Before you begin looking for home health aide jobs, check your state requirements. Some states require all aides to complete other training, no matter who they are employed with. One of the benefits of taking a class at a local college is these state requirements are often built into the lessons, so you are not caught off guard after completing the certification course.
Online vs. In Person Classes
In addition to attending certification courses in person, you can also take classes online. Before signing up for a class, ensure it comes from an accredited agency. The best place to look for online home health aide classes is through local colleges. Because of Covid-19, it may be easier to take a course online, as many colleges are not running courses on campus, or if they are, it is with a much smaller group.
The biggest downside to taking an online class is you miss some of the practical training normally present with in-person classes. Many classes partner with nursing homes or other healthcare centers, so you can develop some practical experience. However, because of Covid-19, it is possible that, even in-person classes may limit these services because of the pandemic.
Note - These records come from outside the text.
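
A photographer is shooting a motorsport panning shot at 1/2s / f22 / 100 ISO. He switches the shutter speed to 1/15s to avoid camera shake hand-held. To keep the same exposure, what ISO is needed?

ISO 800

Shutter speed: 1/2 → 1/4 → 1/8 → 1/15 — 3 stops faster (darker).
Need 3 stops brighter from the ISO: 100 → 200 → 400 → 800.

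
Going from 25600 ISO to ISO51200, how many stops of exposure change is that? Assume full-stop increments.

1 stop

25600 → 51200 — count the steps: 1 stop.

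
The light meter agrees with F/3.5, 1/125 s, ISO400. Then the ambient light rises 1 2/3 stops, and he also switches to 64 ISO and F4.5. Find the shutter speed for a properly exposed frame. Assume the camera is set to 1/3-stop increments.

1/40s

Scene light: 1 2/3 stops brighter.
ISO: 400 → 320 → 250 → 200 → 160 → 125 → 100 → 80 → 64 — 2 2/3 stops dropped (darker).
Aperture: f/3.5 → f/4 → f/4.5 — 2/3 stop stopped down (darker).
Net so far: 1 2/3 stops darker. Shutter speed: 1/125 → 1/100 → 1/80 → 1/60 → 1/50 → 1/40.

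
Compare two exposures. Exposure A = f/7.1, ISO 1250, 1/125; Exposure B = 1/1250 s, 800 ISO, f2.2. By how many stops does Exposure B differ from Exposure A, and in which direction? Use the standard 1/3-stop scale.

Aperture: f/7.1 → f/6.3 → f/5.6 → f/5 → f/4.5 → f/4 → f/3.5 → f/3.2 → f/2.8 → f/2.5 → f/2.2 — 3 1/3 stops larger aperture (brighter).
Shutter speed: 1/125 → 1/160 → 1/200 → 1/250 → 1/320 → 1/400 → 1/500 → 1/640 → 1/800 → 1/1000 → 1/1250 — 3 1/3 stops shorter (darker).
ISO: 1250 → 1000 → 800 — 2/3 stop lower (darker).
Net: +3 1/3 −3 1/3 −2/3 = −2/3 stops.

2/3 stop darker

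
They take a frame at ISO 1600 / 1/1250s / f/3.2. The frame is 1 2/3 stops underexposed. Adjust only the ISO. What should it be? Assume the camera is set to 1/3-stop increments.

Underexposed by 1 2/3 stops → need 1 2/3 stops brighter.
ISO: 1600 → 2000 → 2500 → 3200 → 4000 → 5000.

ISO 5000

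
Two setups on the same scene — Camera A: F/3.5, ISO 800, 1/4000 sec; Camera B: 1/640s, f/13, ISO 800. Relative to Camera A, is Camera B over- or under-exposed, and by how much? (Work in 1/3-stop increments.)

1 stop darker

Aperture: f/3.5 → f/4 → f/4.5 → f/5 → f/5.6 → f/6.3 → f/7.1 → f/8 → f/9 → f/10 → f/11 → f/13 — 3 2/3 stops narrower (darker).
Shutter speed: 1/4000 → 1/3200 → 1/2500 → 1/2000 → 1/1600 → 1/1250 → 1/1000 → 1/800 → 1/640 — 2 2/3 stops longer (brighter).
ISO: unchanged.
Net: −3 2/3 +2 2/3 = −1 stop.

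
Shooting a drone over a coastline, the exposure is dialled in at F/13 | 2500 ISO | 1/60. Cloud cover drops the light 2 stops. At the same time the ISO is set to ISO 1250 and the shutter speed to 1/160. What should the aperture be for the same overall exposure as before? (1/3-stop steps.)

Scene light: 2 stops darker.
ISO: 2500 → 2000 → 1600 → 1250 — 1 stop lower (darker).
Shutter speed: 1/60 → 1/80 → 1/100 → 1/125 → 1/160 — 1 1/3 stops shorter (darker).
Net so far: 4 1/3 stops darker. Aperture: f/13 → f/11 → f/10 → f/9 → f/8 → f/7.1 → f/6.3 → f/5.6 → f/5 → f/4.5 → f/4 → f/3.5 → f/3.2 → f/2.8.

f/2.8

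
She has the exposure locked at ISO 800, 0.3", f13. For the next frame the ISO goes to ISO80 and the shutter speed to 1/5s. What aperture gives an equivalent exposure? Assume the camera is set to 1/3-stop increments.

f/3.2

ISO: 800 → 640 → 500 → 400 → 320 → 250 → 200 → 160 → 125 → 100 → 80 — 3 1/3 stops lower (darker).
Shutter speed: 0.3 → 1/4 → 1/5 — 2/3 stop faster (darker).
Net change so far: 4 stops darker. Offset with the aperture: f/13 → f/11 → f/10 → f/9 → f/8 → f/7.1 → f/6.3 → f/5.6 → f/5 → f/4.5 → f/4 → f/3.5 → f/3.2.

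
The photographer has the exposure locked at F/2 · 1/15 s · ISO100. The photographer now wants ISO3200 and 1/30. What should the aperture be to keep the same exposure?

f/8

ISO: 100 → 200 → 400 → 800 → 1600 → 3200 — 5 stops raised (brighter).
Shutter speed: 1/15 → 1/30 — 1 stop shorter (darker).
Net change so far: 4 stops brighter. Offset with the aperture: f/2 → f/2.8 → f/4 → f/5.6 → f/8.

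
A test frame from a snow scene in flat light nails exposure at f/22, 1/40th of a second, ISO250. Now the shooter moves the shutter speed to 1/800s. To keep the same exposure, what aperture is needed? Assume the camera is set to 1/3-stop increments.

f/5

Shutter speed: 1/40 → 1/50 → 1/60 → 1/80 → 1/100 → 1/125 → 1/160 → 1/200 → 1/250 → 1/320 → 1/400 → 1/500 → 1/640 → 1/800 — 4 1/3 stops shorter (darker).
Need 4 1/3 stops brighter from the aperture: f/22 → f/20 → f/18 → f/16 → f/14 → f/13 → f/11 → f/10 → f/9 → f/8 → f/7.1 → f/6.3 → f/5.6 → f/5.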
There are many schools across the country that provide both online and in-person classes to become a home health aide. Here are some of the top rated ones.
For a list of all U.S. schools that include home health aide educational programs visit this top list of universities.
Receiving home health aide training is much less expensive than completing medical school, but there are still expenses. If cost is an issue, you may be able to receive a discount or even free training. One of the best places to check for free training is hospice agencies. Many hospice agencies cover the costs of training, in exchange for you agreeing to work for them for a specified amount of time.
This is beneficial because it not only gives you training, but also ensures you have a job after the fact. Other healthcare agencies may provide this option as well. If you take the classes through a college, ask the school whether you qualify for financial assistance. Finally, there may be state public assistance available. A good place to find out about state sponsored assistance is going through a job placement group.
2021 is an excellent time to start a home health aide career. Because of Covid-19, many seniors are choosing to live at home instead of going to nursing homes or other healthcare centers. These locations are considered higher risk because of the concentrated groups. As a result, there has been a steady increase in the demand for home health aides.
Many retirement communities and senior centers partner with home health aides. You can also look for work through hospice agencies. Even if none of those locations are actively hiring, you should be able to get references to other networks in the area.